Se não acredito, e realmente não acredito, em alma gêmea, o que dizer, então, de pena gêmea? Aí, é que é mais improvável ainda. À pena, não basta ser gêmea para ser gêmea. Pena gêmea, para ser mesmo gêmea, tem que ser concomitantemente gêmea em seus três aspectos, em suas três possíveis conotações, encarnações. Pena gêmea, para ser mesmo gêmea, tem que ser univitelínica em três fecundações, em três úteros, em três placentas. Pena gêmea, para ser mesmo gêmea, tem que ser gêmea elevada à terceira potência : óctuplas idênticas, portanto. Quer tentar calcular a probabilidade disso?
Primeiro, a pena gêmea, para ser gêmea de fato, tem que ser gêmea quando é pena-caneta, feita em instrumento de registro das ideias, em interface das sinapses com o papel, em Caronte a transportar o pensamento para o mundo dos vivos. Cada pena tem um ritmo, uma velocidade, uma frequência cardíaca, uma impressão digital, seus próprios e intransferíveis caprichos. Duas penas iguais? Não sei o porquê, mas algo me diz que até a sua caligrafia é parecida com a minha.
Segundo, a pena gêmea, para ser gêmea de fato, tem que também ser gêmea quando é pena-penar, sofrer, padecer, pesar tonelada tirana. O motivo do sofrimento é, basicamente, um só : a frustração, caudaloso Amazonas abastecido por seus diversos afluentes, a frustração amorosa, a financeira, a profissional, a social, a sexual, a religiosa  etc. Um único estímulo à dor, a frustração, igual para todos. O que muda é a maneira com que esse mesmo estímulo afeta cada um, o como cada um sente a mesma porrada dada pela vida e, acho que principalmente, como cada um reage à dor, como lida com ela, como a supera, ou não. A dor é uma só, o que muda é como cada um desmembra, disseca, desossa, destila a sua dor. Nós, modestamente, me parece, que somos do tipo dos que chegam a fingir que é dor a dor que realmente sentem.
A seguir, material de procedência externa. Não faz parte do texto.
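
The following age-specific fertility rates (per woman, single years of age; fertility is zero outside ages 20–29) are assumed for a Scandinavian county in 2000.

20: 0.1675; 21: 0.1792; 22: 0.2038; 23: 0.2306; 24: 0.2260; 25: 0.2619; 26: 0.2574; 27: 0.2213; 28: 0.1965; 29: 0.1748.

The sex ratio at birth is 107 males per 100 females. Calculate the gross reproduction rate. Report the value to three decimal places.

1.024

Proportion female at birth = 100 / (100 + 107) = 0.48309.
Sum of ASFRs = 0.1675 + 0.1792 + 0.2038 + 0.2306 + 0.2260 + 0.2619 + 0.2574 + 0.2213 + 0.1965 + 0.1748 = 2.1190
TFR = 2.119
GRR = 0.48309 × 2.119 = 1.02367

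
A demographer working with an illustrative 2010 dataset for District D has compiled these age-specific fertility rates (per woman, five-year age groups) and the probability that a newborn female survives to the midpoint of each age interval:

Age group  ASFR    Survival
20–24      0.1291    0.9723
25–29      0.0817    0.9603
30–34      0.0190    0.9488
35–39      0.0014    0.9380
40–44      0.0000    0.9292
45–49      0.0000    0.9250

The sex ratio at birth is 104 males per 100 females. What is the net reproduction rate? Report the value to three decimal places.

0.547

Proportion female at birth = 100 / (100 + 104) = 0.49020.
Survival-weighted fertility by age (5·fₓ·Sₓ):
  20–24: 5 × 0.1291 × 0.9723 = 0.62762
  25–29: 5 × 0.0817 × 0.9603 = 0.39228
  30–34: 5 × 0.0190 × 0.9488 = 0.09014
  35–39: 5 × 0.0014 × 0.9380 = 0.00657
  40–44: 5 × 0.0000 × 0.9292 = 0.00000
  45–49: 5 × 0.0000 × 0.9250 = 0.00000
Sum = 1.11661
NRR = 0.49020 × 1.11661 = 0.54736
NRR < 1, so the cohort does not fully replace itself.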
Terceiro, e por fim, a pena gêmea, para ser gêmea de fato, tem que igualmente ser gêmea quando é pena-pluma, a leveza, a paina, o dente-de-leão, necessária para que não ruamos, não implodamos (só de vez em quando) sob o peso das duas penas anteriores. E aí, cada um também tem a sua maneira de se alar, de tecer seu tapete mágico, de se encasular em sua bolha de sabão. A nossa, corrija-me se tiver coragem, é a ironia, a autoironia, inclusive e principalmente, é o desdém, é o não fazer muito caso do que o mundo pensa de nós, é até não levar muito a sério nem as nossas pena-caneta e penas-penar.
E então? És minha óctupla idêntica?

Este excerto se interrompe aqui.